VIOLATION: PATIENT CARE ASSIGMENTS Tag No: A0397
Based on interview, document review and medical record review, it was determined that the hospital failed to meet the standard to provide nursing staff with the required skills and competencies. Failure to provide adequately skilled and competent nurses places the patient at risk for substandard nursing care.

Findings include:

Nursing care assignments must be in accordance with the patient's needs and the specialized qualifications and competence of the nursing staff available. On November 25, 2014, Patient #2 met criteria to be transferred to the forensics unit based on the facility policy. The forensics unit employees are required to complete the DSHS WSH CFS Security Essentials and Basics course in order to meet the competency requirement to care for patients assigned to the forensics unit. Patient #2 was not able to be moved to the forensics unit because a bed was not available. Staff that did not meet the competency requirements for this patient were assigned during November 25, 2014 through December 1, 2014 when the patient was physically moved to the forensics unit. This was confirmed with the Nurse Executive.

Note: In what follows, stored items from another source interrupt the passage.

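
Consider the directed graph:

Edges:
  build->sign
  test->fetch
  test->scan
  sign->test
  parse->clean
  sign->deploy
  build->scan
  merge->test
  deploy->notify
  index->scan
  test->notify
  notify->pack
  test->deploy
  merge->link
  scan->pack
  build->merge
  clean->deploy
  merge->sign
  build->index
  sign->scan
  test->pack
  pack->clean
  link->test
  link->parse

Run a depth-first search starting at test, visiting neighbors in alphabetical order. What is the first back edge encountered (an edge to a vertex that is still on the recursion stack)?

clean->deploy

DFS from test (visiting neighbors in alphabetical order); mark gray on enter, black on exit:
test gray
  deploy gray
    notify gray
      pack gray
        clean gray
          clean→deploy: deploy is gray → back edge
First back edge: clean → deploy.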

Nursing staff are required to be competent to perform during a behavioral crisis as defined by the facility procedure #253. Competency is determined by conducting Behavioral Crisis Drills at least quarterly on each ward and each shift. The completed Behavioral Crisis Drill Forms are to be retained for two quarters according to the facility policy. On review of 2014's second and third quarter crisis drills, five of the 25 units participated in the drills for 2nd quarter 2014 and only for the day shift. Documentation was completed on twelve units for night shift only during the third quarter of 2014. This was confirmed with the Nurse Executive.